The Q3FY2012 results for banks will reflect the slowdown in their business growth, moderation in their margins and rise in their impaired loans. The downturn in the economy, the sharp rise in the non-performing assets (NPAs) during Q2FY2012 coupled with sector-specific issues (in infrastructure, aviation and agriculture sectors) have turned banks cautious on lending. Apart from that, a slower fee income growth in the corporate and retail segments and adverse market conditions will affect the non-interest income growth. Consequently, we estimate the net earnings of our coverage universe to grow at a slower rate of 9.6% year on year (YoY) compared with 15.6% in Q2FY2012. We expect the slippages to decline on a sequential basis but the restructured advance could increase. Going ahead, the deteriorating asset quality and the drop in the core profits remain the key challenges for banks. We prefer ICICI Bank, HDFC Bank and Bank of Baroda.
Operating performance to taper: Unlike in Q2FY2012, when a sharp increase in the margins had contributed to a steady growth in the net interest income (NII), banks (under Sharekhan's banking universe) are likely to report an NII growth of 11.6% YoY for Q3FY2012 (compared with 19.4% YoY in Q2FY2012). The public sector banks (PSBs) are likely to report a modest 10.6% YoY growth in their NIIs (1.1% sequentially) while the private banks are expected to report a growth of 14% YoY in their NIIs. We expect the net interest margin (NIM) to decline on a sequential basis due to the sticky cost of funds and lower repricing of advances compared to Q2FY2012.
Earnings growth likely to be muted: Led by a slower growth in the core income and a sluggish non-interest income growth, we estimate the net earnings would grow by around 9.6% (compared with the 15.6% year-on-year [Y-o-Y] growth in Q2FY2012) for our banking universe. We expect the provision expenses to decline on a sequential basis for most banks due to lower slippages compared with that in Q2FY2012 when system-based NPA recognition had shot up the NPAs. The private banks are likely to report a better growth (15.8% YoY) in earnings compared to the PSBs (6.5% YoY).
Credit growth moderating: The credit growth has further moderated to 17% levels (till December 16, 2011) and given the sluggish offtake in credit so far FY2012 could end with a sub-17% credit growth. Fresh credit proposals have declined significantly due to the economic slowdown and going ahead the shrinking of the credit pipeline (past sanctions) will further affect the credit growth. The year-till-date (YTD) growth in credit is 8.3% largely contributed by infrastructure, metal, retail and mortgage segments. On a sequential basis (till December 16, 2011) the credit had expanded by merely 4.5%, which is much lower compared with that in the previous year.

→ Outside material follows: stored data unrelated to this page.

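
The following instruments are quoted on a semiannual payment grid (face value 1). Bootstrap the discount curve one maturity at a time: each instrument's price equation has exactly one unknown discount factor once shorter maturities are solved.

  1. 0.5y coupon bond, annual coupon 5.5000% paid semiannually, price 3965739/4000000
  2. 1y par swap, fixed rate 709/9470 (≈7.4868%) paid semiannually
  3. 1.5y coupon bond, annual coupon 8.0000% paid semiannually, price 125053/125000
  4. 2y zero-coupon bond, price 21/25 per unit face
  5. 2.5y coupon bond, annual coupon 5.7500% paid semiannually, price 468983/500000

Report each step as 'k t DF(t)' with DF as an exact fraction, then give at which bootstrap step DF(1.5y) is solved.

1 1/2 9649/10000
2 1 9291/10000
3 3/2 8891/10000
4 2 21/25
5 5/2 1621/2000
DF(1.5y) is solved at step 3

step 1 [0.5y] bond c/2=11/400: DF=(3965739/4000000 − 11/400·(0))/(1+11/400) = 9649/10000 ≈ 0.964900
step 2 [1y] swap r/2=709/18940: DF=(1 − 709/18940·(0.964900))/(1+709/18940) = 9291/10000 ≈ 0.929100
step 3 [1.5y] bond c/2=1/25: DF=(125053/125000 − 1/25·(0.964900+0.929100))/(1+1/25) = 8891/10000 ≈ 0.889100
step 4 [2y] zero: DF = P = 21/25 ≈ 0.840000
step 5 [2.5y] bond c/2=23/800: DF=(468983/500000 − 23/800·(0.964900+0.929100+0.889100+0.840000))/(1+23/800) = 1621/2000 ≈ 0.810500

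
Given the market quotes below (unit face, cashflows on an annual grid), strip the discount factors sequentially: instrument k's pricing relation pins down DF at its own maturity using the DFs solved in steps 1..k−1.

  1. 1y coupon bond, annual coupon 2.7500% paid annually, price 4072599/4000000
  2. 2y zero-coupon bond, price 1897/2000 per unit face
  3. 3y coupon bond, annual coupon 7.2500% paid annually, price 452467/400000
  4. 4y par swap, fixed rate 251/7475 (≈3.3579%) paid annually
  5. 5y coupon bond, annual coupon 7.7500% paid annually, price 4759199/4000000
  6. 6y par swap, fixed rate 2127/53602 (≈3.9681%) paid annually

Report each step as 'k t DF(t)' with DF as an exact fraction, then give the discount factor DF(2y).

step 1 [1y] bond c/1=11/400: DF=(4072599/4000000 − 11/400·(0))/(1+11/400) = 9909/10000 ≈ 0.990900
step 2 [2y] zero: DF = P = 1897/2000 ≈ 0.948500
step 3 [3y] bond c/1=29/400: DF=(452467/400000 − 29/400·(0.990900+0.948500))/(1+29/400) = 2309/2500 ≈ 0.923600
step 4 [4y] swap r/1=251/7475: DF=(1 − 251/7475·(0.990900+0.948500+0.923600))/(1+251/7475) = 1749/2000 ≈ 0.874500
step 5 [5y] bond c/1=31/400: DF=(4759199/4000000 − 31/400·(0.990900+0.948500+0.923600+0.874500))/(1+31/400) = 4177/5000 ≈ 0.835400
step 6 [6y] swap r/1=2127/53602: DF=(1 − 2127/53602·(0.990900+0.948500+0.923600+0.874500+0.835400))/(1+2127/53602) = 7873/10000 ≈ 0.787300

1 1 9909/10000
2 2 1897/2000
3 3 2309/2500
4 4 1749/2000
5 5 4177/5000
6 6 7873/10000
DF(2y) = 1897/2000 ≈ 0.948500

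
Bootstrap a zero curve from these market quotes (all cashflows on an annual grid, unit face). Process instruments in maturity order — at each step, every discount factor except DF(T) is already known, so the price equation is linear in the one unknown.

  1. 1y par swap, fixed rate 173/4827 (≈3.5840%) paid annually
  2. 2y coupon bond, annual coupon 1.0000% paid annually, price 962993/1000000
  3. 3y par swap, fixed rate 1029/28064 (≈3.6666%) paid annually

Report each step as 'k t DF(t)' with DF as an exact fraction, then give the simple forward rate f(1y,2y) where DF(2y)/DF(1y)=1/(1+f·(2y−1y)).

1 1 4827/5000
2 2 9439/10000
3 3 8971/10000
f(1y,2y) = ((4827/5000)/(9439/10000) − 1)/(1) = 215/9439 ≈ 2.2778%

step 1 [1y] swap r/1=173/4827: DF=(1 − 173/4827·(0))/(1+173/4827) = 4827/5000 ≈ 0.965400
step 2 [2y] bond c/1=1/100: DF=(962993/1000000 − 1/100·(0.965400))/(1+1/100) = 9439/10000 ≈ 0.943900
step 3 [3y] swap r/1=1029/28064: DF=(1 − 1029/28064·(0.965400+0.943900))/(1+1029/28064) = 8971/10000 ≈ 0.897100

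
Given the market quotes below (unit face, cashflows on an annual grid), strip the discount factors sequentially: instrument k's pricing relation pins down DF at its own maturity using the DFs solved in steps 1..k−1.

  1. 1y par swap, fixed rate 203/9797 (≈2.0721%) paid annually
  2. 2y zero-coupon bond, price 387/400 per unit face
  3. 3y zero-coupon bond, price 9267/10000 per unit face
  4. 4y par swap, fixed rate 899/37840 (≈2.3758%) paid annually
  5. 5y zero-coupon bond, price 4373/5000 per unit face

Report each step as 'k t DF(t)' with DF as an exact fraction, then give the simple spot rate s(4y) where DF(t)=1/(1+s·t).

1 1 9797/10000
2 2 387/400
3 3 9267/10000
4 4 9101/10000
5 5 4373/5000
s(4y) = (1/(9101/10000) − 1)/(4) = 899/36404 ≈ 2.4695%

step 1 [1y] swap r/1=203/9797: DF=(1 − 203/9797·(0))/(1+203/9797) = 9797/10000 ≈ 0.979700
step 2 [2y] zero: DF = P = 387/400 ≈ 0.967500
step 3 [3y] zero: DF = P = 9267/10000 ≈ 0.926700
step 4 [4y] swap r/1=899/37840: DF=(1 − 899/37840·(0.979700+0.967500+0.926700))/(1+899/37840) = 9101/10000 ≈ 0.910100
step 5 [5y] zero: DF = P = 4373/5000 ≈ 0.874600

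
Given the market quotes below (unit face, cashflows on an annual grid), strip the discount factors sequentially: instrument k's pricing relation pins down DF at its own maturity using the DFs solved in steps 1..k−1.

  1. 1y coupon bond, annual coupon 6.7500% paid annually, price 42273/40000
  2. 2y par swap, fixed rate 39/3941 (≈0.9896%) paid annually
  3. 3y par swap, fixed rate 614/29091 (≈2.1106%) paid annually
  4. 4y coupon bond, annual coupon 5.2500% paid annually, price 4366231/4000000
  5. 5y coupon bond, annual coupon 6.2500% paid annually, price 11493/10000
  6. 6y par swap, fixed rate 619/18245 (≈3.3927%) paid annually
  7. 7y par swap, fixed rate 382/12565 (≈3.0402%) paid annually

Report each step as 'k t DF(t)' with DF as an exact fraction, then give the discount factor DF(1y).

1 1 99/100
2 2 1961/2000
3 3 4693/5000
4 4 223/250
5 5 8581/10000
6 6 8143/10000
7 7 809/1000
DF(1y) = 99/100 ≈ 0.990000

step 1 [1y] bond c/1=27/400: DF=(42273/40000 − 27/400·(0))/(1+27/400) = 99/100 ≈ 0.990000
step 2 [2y] swap r/1=39/3941: DF=(1 − 39/3941·(0.990000))/(1+39/3941) = 1961/2000 ≈ 0.980500
step 3 [3y] swap r/1=614/29091: DF=(1 − 614/29091·(0.990000+0.980500))/(1+614/29091) = 4693/5000 ≈ 0.938600
step 4 [4y] bond c/1=21/400: DF=(4366231/4000000 − 21/400·(0.990000+0.980500+0.938600))/(1+21/400) = 223/250 ≈ 0.892000
step 5 [5y] bond c/1=1/16: DF=(11493/10000 − 1/16·(0.990000+0.980500+0.938600+0.892000))/(1+1/16) = 8581/10000 ≈ 0.858100
step 6 [6y] swap r/1=619/18245: DF=(1 − 619/18245·(0.990000+0.980500+0.938600+0.892000+0.858100))/(1+619/18245) = 8143/10000 ≈ 0.814300
step 7 [7y] swap r/1=382/12565: DF=(1 − 382/12565·(0.990000+0.980500+0.938600+0.892000+0.858100+0.814300))/(1+382/12565) = 809/1000 ≈ 0.809000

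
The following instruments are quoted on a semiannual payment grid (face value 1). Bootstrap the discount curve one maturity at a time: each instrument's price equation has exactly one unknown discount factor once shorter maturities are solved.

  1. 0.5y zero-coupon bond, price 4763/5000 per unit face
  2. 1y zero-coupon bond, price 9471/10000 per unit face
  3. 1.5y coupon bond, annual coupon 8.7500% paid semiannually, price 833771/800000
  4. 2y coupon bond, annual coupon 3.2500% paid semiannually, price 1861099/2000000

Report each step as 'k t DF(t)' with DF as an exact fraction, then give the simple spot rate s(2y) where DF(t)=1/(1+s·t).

1 1/2 4763/5000
2 1 9471/10000
3 3/2 9189/10000
4 2 4353/5000
s(2y) = (1/(4353/5000) − 1)/(2) = 647/8706 ≈ 7.4317%

step 1 [0.5y] zero: DF = P = 4763/5000 ≈ 0.952600
step 2 [1y] zero: DF = P = 9471/10000 ≈ 0.947100
step 3 [1.5y] bond c/2=7/160: DF=(833771/800000 − 7/160·(0.952600+0.947100))/(1+7/160) = 9189/10000 ≈ 0.918900
step 4 [2y] bond c/2=13/800: DF=(1861099/2000000 − 13/800·(0.952600+0.947100+0.918900))/(1+13/800) = 4353/5000 ≈ 0.870600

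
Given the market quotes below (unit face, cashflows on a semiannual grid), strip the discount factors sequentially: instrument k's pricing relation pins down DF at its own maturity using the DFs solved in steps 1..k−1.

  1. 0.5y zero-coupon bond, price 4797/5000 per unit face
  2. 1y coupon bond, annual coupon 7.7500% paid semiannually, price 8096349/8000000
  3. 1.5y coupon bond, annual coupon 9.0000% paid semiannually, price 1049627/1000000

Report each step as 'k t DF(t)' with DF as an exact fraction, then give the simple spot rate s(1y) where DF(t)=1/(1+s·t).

1 1/2 4797/5000
2 1 1877/2000
3 3/2 9227/10000
s(1y) = (1/(1877/2000) − 1)/(1) = 123/1877 ≈ 6.5530%

step 1 [0.5y] zero: DF = P = 4797/5000 ≈ 0.959400
step 2 [1y] bond c/2=31/800: DF=(8096349/8000000 − 31/800·(0.959400))/(1+31/800) = 1877/2000 ≈ 0.938500
step 3 [1.5y] bond c/2=9/200: DF=(1049627/1000000 − 9/200·(0.959400+0.938500))/(1+9/200) = 9227/10000 ≈ 0.922700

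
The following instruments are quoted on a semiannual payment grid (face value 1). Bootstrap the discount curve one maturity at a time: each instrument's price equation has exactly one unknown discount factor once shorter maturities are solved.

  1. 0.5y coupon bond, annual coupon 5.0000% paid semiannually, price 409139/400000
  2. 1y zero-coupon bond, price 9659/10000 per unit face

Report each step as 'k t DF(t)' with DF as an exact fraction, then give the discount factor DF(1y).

step 1 [0.5y] bond c/2=1/40: DF=(409139/400000 − 1/40·(0))/(1+1/40) = 9979/10000 ≈ 0.997900
step 2 [1y] zero: DF = P = 9659/10000 ≈ 0.965900

1 1/2 9979/10000
2 1 9659/10000
DF(1y) = 9659/10000 ≈ 0.965900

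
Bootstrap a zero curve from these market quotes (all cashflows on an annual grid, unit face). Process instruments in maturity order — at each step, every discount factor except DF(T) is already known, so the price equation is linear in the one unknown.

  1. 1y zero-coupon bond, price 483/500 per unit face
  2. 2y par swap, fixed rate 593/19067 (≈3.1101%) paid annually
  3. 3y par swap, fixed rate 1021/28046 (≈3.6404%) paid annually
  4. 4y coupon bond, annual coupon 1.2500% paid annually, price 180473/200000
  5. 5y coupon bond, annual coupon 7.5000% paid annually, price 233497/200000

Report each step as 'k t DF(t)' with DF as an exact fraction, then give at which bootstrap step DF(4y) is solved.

step 1 [1y] zero: DF = P = 483/500 ≈ 0.966000
step 2 [2y] swap r/1=593/19067: DF=(1 − 593/19067·(0.966000))/(1+593/19067) = 9407/10000 ≈ 0.940700
step 3 [3y] swap r/1=1021/28046: DF=(1 − 1021/28046·(0.966000+0.940700))/(1+1021/28046) = 8979/10000 ≈ 0.897900
step 4 [4y] bond c/1=1/80: DF=(180473/200000 − 1/80·(0.966000+0.940700+0.897900))/(1+1/80) = 4283/5000 ≈ 0.856600
step 5 [5y] bond c/1=3/40: DF=(233497/200000 − 3/40·(0.966000+0.940700+0.897900+0.856600))/(1+3/40) = 4153/5000 ≈ 0.830600

1 1 483/500
2 2 9407/10000
3 3 8979/10000
4 4 4283/5000
5 5 4153/5000
DF(4y) is solved at step 4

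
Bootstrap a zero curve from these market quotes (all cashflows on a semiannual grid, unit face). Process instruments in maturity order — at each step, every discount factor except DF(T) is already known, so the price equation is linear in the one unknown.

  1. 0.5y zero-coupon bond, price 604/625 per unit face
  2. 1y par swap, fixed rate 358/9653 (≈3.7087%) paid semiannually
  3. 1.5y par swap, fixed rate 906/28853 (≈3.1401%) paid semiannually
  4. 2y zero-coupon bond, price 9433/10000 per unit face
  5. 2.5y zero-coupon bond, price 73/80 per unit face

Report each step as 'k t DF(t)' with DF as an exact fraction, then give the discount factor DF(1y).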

Valuations: We believe the banking sector will continue to underperform vis-a-vis the broader market over the next one to two quarters due to imminent asset quality issues and slowing core profits. The stocks especially the ones showing higher NPAs (such as State Bank of India, Union Bank of India, Bank of India) have declined sharply which reflects the sensitivity of prices due to asset quality deterioration. Nevertheless, the volatility will throw some opportunities to accumulate quality stocks at reasonable valuations.
While the PSBs are more vulnerable to the NPA pressures due to their higher exposure to the sensitive segments (agriculture, SME, exports, SEB), the private banks are placed better. We, therefore, remain selectively positive on the banking sector with a preference for the private banks ICICI Bank (a steady growth and reasonable valuations) and HDFC Bank (a consistent performance). In general, we remain cautious on the PSBs but prefer Bank of Baroda, which has consistently delivered on all fronts and is available at reasonable valuations.